Speaking to RTÉ Entertainment, the All I Want singer said that: "I had dropped out of college and was kind of afraid to tell my parents that I didn't want to go to college, which is fair enough, I'd be the same.
"There was kind of like a few things happening like, but nothing set in stone, I played in pubs and all of that kind of stuff as well but, that was the first time I wrote (High Hopes) what I felt like a real song and it felt like it came from somewhere with depth and emotion and the first person I played if for was my dad
"And he was like a yeah its good, its good and when I finished, he kind of dismissed the whole thing and said are you going into college tomorrow.
"In fairness to him he is like the biggest fan.
"I got a publishing deal and then we got a record deal, it probably wasn't until we were on the Late Late Show or something, or probably like playing a festival in the UK or Glastonbury or something like that.
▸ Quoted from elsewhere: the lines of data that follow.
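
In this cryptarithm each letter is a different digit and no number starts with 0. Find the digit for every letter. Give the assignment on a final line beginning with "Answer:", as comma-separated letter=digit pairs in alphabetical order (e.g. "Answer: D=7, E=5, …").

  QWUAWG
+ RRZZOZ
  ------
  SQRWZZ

Step 1. [col 1: G + Z ≡ Z (mod 10)] in column 1 we have G+Z≡Z with carry-in 0; given nothing yet and all letters distinct, none taken yet, that pins G to 0. So G=0.
Step 2. [col 1: G + Z ≡ Z (mod 10)] no forcing yet in column 1 (carry-in 0); Z=4 is free and consistent — try it. So Z=4.
Step 3. [col 2: W + O ≡ Z (mod 10)] W=3 is one option consistent with column 2 (W + O ≡ Z (mod 10), carry-in 0) — take it ⇒ W=3.
Step 4. [col 2: W + O ≡ Z (mod 10)] from column 2 (W=3, Z=4, carry-in 0, digits 0,3,4 already taken and all letters distinct): O must equal 1 ⇒ O=1.
Step 5. [col 3: A + Z ≡ W (mod 10)] from column 3 (Z=4, W=3, carry-in 0, digits 0,1,3,4 already taken and all letters distinct): A must equal 9, so A=9.
Step 6. [col 4: U + Z ≡ R (mod 10)] U=7 is one option consistent with column 4 (U + Z ≡ R (mod 10), carry-in 1) — take it, so U=7.
Step 7. [col 4: U + Z ≡ R (mod 10)] column 4: given U=7, Z=4, carry-in 1, and digits 0,1,3,4,7,9 already taken and all letters distinct, U+Z≡R (mod 10) forces R=2. So R=2.
Step 8. [col 5: W + R ≡ Q (mod 10)] column 5 reads W+R+carry(1)=Q with W=3, R=2; with digits 0,1,2,3,4,7,9 already taken and all letters distinct, the only value for Q is 6 ⇒ Q=6.
Step 9. [col 6: Q + R ≡ S (mod 10)] column 6: given Q=6, R=2, carry-in 0, and digits 0,1,2,3,4,6,7,9 already taken and all letters distinct, Q+R≡S (mod 10) forces S=8 ⇒ S=8.

Answer: A=9, G=0, O=1, Q=6, R=2, S=8, U=7, W=3, Z=4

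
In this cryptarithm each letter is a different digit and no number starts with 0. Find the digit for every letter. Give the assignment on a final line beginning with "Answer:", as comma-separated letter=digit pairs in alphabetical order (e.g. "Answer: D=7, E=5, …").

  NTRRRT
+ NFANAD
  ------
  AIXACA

Step 1. [col 1: T + D ≡ A (mod 10)] several values work for D in column 1 (T + D ≡ A (mod 10), carry-in 0); try D=4 ⇒ D=4.
Step 2. [col 1: T + D ≡ A (mod 10)] several values work for A in column 1 (T + D ≡ A (mod 10), carry-in 0); try A=3, so A=3.
Step 3. [col 1: T + D ≡ A (mod 10)] in column 1 we have T+D≡A with carry-in 0; given D=4, A=3 and digits 3,4 already taken and all letters distinct, that pins T to 9 ⇒ T=9.
Step 4. [col 2: R + A ≡ C (mod 10)] column 2 (R + A ≡ C (mod 10), carry-in 1) doesn't pin R yet; pick R=2 and continue. So R=2.
Step 5. [col 2: R + A ≡ C (mod 10)] column 2: given R=2, A=3, carry-in 1, and digits 2,3,4,9 already taken and all letters distinct, R+A≡C (mod 10) forces C=6 ⇒ C=6.
Step 6. [col 3: R + N ≡ A (mod 10)] column 3 reads R+N+carry(0)=A with R=2, A=3; with digits 2,3,4,6,9 already taken and all letters distinct, the only value for N is 1. So N=1.
Step 7. [col 4: R + A ≡ X (mod 10)] column 4: given R=2, A=3, carry-in 0, and digits 1,2,3,4,6,9 already taken and all letters distinct, R+A≡X (mod 10) forces X=5 ⇒ X=5.
Step 8. [col 5: T + F ≡ I (mod 10)] column 5 reads T+F+carry(0)=I with T=9; with digits 1,2,3,4,5,6,9 already taken and all letters distinct, the only value for F is 8 ⇒ F=8.
Step 9. [col 5: T + F ≡ I (mod 10)] in column 5 we have T+F≡I with carry-in 0; given T=9, F=8 and digits 1,2,3,4,5,6,8,9 already taken and all letters distinct, that pins I to 7. So I=7.

Answer: A=3, C=6, D=4, F=8, I=7, N=1, R=2, T=9, X=5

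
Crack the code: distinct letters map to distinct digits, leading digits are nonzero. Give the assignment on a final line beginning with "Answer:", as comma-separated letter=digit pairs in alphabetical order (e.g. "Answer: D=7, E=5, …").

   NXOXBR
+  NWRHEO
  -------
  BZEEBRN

Step 1. [col 1: R + O ≡ N (mod 10)] N=5 is one option consistent with column 1 (R + O ≡ N (mod 10), carry-in 0) — take it ⇒ N=5.
Step 2. [B] B is the leading digit of a 7-digit sum of two 6-digit numbers; the final carry is exactly 1, so B=1.
Step 3. [col 1: R + O ≡ N (mod 10)] R=8 is one option consistent with column 1 (R + O ≡ N (mod 10), carry-in 0) — take it. So R=8.
Step 4. [col 1: R + O ≡ N (mod 10)] column 1: given R=8, N=5, carry-in 0, and digits 1,5,8 already taken and all letters distinct, R+O≡N (mod 10) forces O=7. So O=7.
Step 5. [col 2: B + E ≡ R (mod 10)] from column 2 (B=1, R=8, carry-in 1, digits 1,5,7,8 already taken and all letters distinct): E must equal 6 ⇒ E=6.
Step 6. [col 3: X + H ≡ B (mod 10)] several values work for H in column 3 (X + H ≡ B (mod 10), carry-in 0); try H=9 ⇒ H=9.
Step 7. [col 3: X + H ≡ B (mod 10)] in column 3 we have X+H≡B with carry-in 0; given H=9, B=1 and digits 1,5,6,7,8,9 already taken and all letters distinct, that pins X to 2, so X=2.
Step 8. [col 5: X + W ≡ E (mod 10)] column 5: given X=2, E=6, carry-in 1, and digits 1,2,5,6,7,8,9 already taken and all letters distinct, X+W≡E (mod 10) forces W=3, so W=3.
Step 9. [col 6: N + N ≡ Z (mod 10)] column 6: given N=5, carry-in 0, and digits 1,2,3,5,6,7,8,9 already taken and all letters distinct, N+N≡Z (mod 10) forces Z=0 ⇒ Z=0.

Answer: B=1, E=6, H=9, N=5, O=7, R=8, W=3, X=2, Z=0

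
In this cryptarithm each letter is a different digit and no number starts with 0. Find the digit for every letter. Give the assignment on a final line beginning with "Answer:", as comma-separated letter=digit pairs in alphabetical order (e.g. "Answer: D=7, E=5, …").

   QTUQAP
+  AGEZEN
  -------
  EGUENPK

Step 1. [col 1: P + N ≡ K (mod 10)] no forcing yet in column 1 (carry-in 0); K=6 is free and consistent — try it, so K=6.
Step 2. [E] the sum has 7 digits but both addends have 6; that extra leading digit E is the final carry, namely 1. So E=1.
Step 3. [col 1: P + N ≡ K (mod 10)] no forcing yet in column 1 (carry-in 0); P=4 is free and consistent — try it ⇒ P=4.
Step 4. [col 1: P + N ≡ K (mod 10)] column 1: given P=4, K=6, carry-in 0, and digits 1,4,6 already taken and all letters distinct, P+N≡K (mod 10) forces N=2 ⇒ N=2.
Step 5. [col 2: A + E ≡ P (mod 10)] from column 2 (E=1, P=4, carry-in 0, digits 1,2,4,6 already taken and all letters distinct): A must equal 3, so A=3.
Step 6. [col 3: Q + Z ≡ N (mod 10)] several values work for Q in column 3 (Q + Z ≡ N (mod 10), carry-in 0); try Q=7 ⇒ Q=7.
Step 7. [col 3: Q + Z ≡ N (mod 10)] column 3 reads Q+Z+carry(0)=N with Q=7, N=2; with digits 1,2,3,4,6,7 already taken and all letters distinct, the only value for Z is 5 ⇒ Z=5.
Step 8. [col 4: U + E ≡ E (mod 10)] column 4 reads U+E+carry(1)=E with E=1; with digits 1,2,3,4,5,6,7 already taken and all letters distinct, the only value for U is 9 ⇒ U=9.
Step 9. [col 5: T + G ≡ U (mod 10)] G=0 is one option consistent with column 5 (T + G ≡ U (mod 10), carry-in 1) — take it, so G=0.
Step 10. [col 5: T + G ≡ U (mod 10)] in column 5 we have T+G≡U with carry-in 1; given G=0, U=9 and digits 0,1,2,3,4,5,6,7,9 already taken and all letters distinct, that pins T to 8 ⇒ T=8.

Answer: A=3, E=1, G=0, K=6, N=2, P=4, Q=7, T=8, U=9, Z=5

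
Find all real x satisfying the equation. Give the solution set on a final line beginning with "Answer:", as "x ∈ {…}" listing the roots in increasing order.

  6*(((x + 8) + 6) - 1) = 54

Step 1. [6*(((x + 8) + 6) - 1) = 54] 6 out front; divide by 6, so div: ((x + 8) + 6) - 1 = 9.
Step 2. [((x + 8) + 6) - 1 = 9] the outer -1 inverts by adding 1. So sub: (x + 8) + 6 = 10.
Step 3. [(x + 8) + 6 = 10] the outer +6 inverts by subtracting 6, so sub: x + 8 = 4.
Step 4. [x + 8 = 4] subtract 8: x sits inside (… + 8), so sub: x = -4.

Answer: x ∈ {-4}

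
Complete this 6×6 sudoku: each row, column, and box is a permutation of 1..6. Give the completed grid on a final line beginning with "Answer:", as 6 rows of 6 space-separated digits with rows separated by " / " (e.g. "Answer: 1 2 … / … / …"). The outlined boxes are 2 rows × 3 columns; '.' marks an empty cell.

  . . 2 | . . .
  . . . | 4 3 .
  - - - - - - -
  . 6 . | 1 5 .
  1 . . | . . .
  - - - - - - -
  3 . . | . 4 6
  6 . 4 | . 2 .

Step 1. [r6c6∈{1,3,5}] 1 has one home in box 6: r6c6, so r6c6=1.
Step 2. [r6c2∈{5}] r6c2 is down to just 5. So r6c2=5.
Step 3. [r4c4∈{2,3,6}] 2 has one home in col 4: r4c4. So r4c4=2.
Step 4. [r2c1∈{5}] r2c1 is down to just 5, so r2c1=5.
Step 5. [r3c3∈{3}] r3c3's peers cover all but 3, so r3c3=3.
Step 6. [r2c2∈{1}] r2c2 is down to just 1. So r2c2=1.
Step 7. [r4c2∈{4}] r4c2's peers cover all but 4. So r4c2=4.
Step 8. [r1c4∈{5,6}] 6 has one home in col 4: r1c4, so r1c4=6.
Step 9. [r5c2∈{2}] only 2 remains possible at r5c2. So r5c2=2.
Step 10. [r2c3∈{6}] r2c3's peers cover all but 6 ⇒ r2c3=6.
Step 11. [r1c1∈{4}] r1c1 has the single candidate 4. So r1c1=4.
Step 12. [r3c1∈{2}] only 2 remains possible at r3c1 ⇒ r3c1=2.
Step 13. [r5c4∈{5}] only 5 remains possible at r5c4, so r5c4=5.
Step 14. [r1c2∈{3}] r1c2 is down to just 3. So r1c2=3.
Step 15. [r6c4∈{3}] only 3 remains possible at r6c4. So r6c4=3.
Step 16. [r1c6∈{5}] nothing but 5 survives at r1c6 ⇒ r1c6=5.
Step 17. [r1c5∈{1}] r1c5 has the single candidate 1 ⇒ r1c5=1.
Step 18. [r5c3∈{1}] r5c3 is down to just 1, so r5c3=1.
Step 19. [r4c5∈{6}] r4c5's peers cover all but 6. So r4c5=6.
Step 20. [r4c6∈{3}] r4c6's peers cover all but 3 ⇒ r4c6=3.
Step 21. [r2c6∈{2}] r2c6 is down to just 2. So r2c6=2.
Step 22. [r3c6∈{4}] r3c6 is down to just 4, so r3c6=4.
Step 23. [r4c3∈{5}] r4c3's peers cover all but 5, so r4c3=5.

Answer: 4 3 2 6 1 5 / 5 1 6 4 3 2 / 2 6 3 1 5 4 / 1 4 5 2 6 3 / 3 2 1 5 4 6 / 6 5 4 3 2 1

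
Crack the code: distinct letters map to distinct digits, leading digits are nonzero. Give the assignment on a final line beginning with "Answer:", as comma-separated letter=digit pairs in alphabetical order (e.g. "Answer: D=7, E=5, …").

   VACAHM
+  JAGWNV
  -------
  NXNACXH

Step 1. [col 1: M + V ≡ H (mod 10)] column 1 (M + V ≡ H (mod 10), carry-in 0) doesn't pin M yet; pick M=7 and continue ⇒ M=7.
Step 2. [N] the sum has 7 digits but both addends have 6; that extra leading digit N is the final carry, namely 1, so N=1.
Step 3. [col 1: M + V ≡ H (mod 10)] no forcing yet in column 1 (carry-in 0); V=3 is free and consistent — try it ⇒ V=3.
Step 4. [col 1: M + V ≡ H (mod 10)] from column 1 (M=7, V=3, carry-in 0, digits 1,3,7 already taken and all letters distinct): H must equal 0. So H=0.
Step 5. [col 2: H + N ≡ X (mod 10)] from column 2 (H=0, N=1, carry-in 1, digits 0,1,3,7 already taken and all letters distinct): X must equal 2, so X=2.
Step 6. [col 3: A + W ≡ C (mod 10)] several values work for C in column 3 (A + W ≡ C (mod 10), carry-in 0); try C=9 ⇒ C=9.
Step 7. [col 3: A + W ≡ C (mod 10)] no forcing yet in column 3 (carry-in 0); A=5 is free and consistent — try it, so A=5.
Step 8. [col 3: A + W ≡ C (mod 10)] from column 3 (A=5, C=9, carry-in 0, digits 0,1,2,3,5,7,9 already taken and all letters distinct): W must equal 4 ⇒ W=4.
Step 9. [col 4: C + G ≡ A (mod 10)] column 4: given C=9, A=5, carry-in 0, and digits 0,1,2,3,4,5,7,9 already taken and all letters distinct, C+G≡A (mod 10) forces G=6, so G=6.
Step 10. [col 6: V + J ≡ X (mod 10)] in column 6 we have V+J≡X with carry-in 1; given V=3, X=2 and digits 0,1,2,3,4,5,6,7,9 already taken and all letters distinct, that pins J to 8, so J=8.

Answer: A=5, C=9, G=6, H=0, J=8, M=7, N=1, V=3, W=4, X=2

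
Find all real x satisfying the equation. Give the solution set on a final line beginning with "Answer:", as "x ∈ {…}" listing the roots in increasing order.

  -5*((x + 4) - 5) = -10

Step 1. [-5*((x + 4) - 5) = -10] -5 out front; divide by -5. So div: (x + 4) - 5 = 2.
Step 2. [(x + 4) - 5 = 2] the outer -5 inverts by adding 5. So sub: x + 4 = 7.
Step 3. [x + 4 = 7] subtract 4: x sits inside (… + 4), so sub: x = 3.

Answer: x ∈ {3}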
"Cause like our parents don't understand the music industry but then neither did we really and we kind of just go with it.
"And in school if you said you were going to be a musician or a song writer or anything in music the teacher would probably say that's not a real job so fair enough for my dad to be like saying are you going into college tomorrow?
"But yeah he sings every, knows every song and is at every show, like the biggest fan ever of Kodaline and so are all our parents."
Our Roots Run Deep, Kodaline's brand-new, stripped-down, 17-track live album and Fantasy Records debut, is due out October 14, 2022.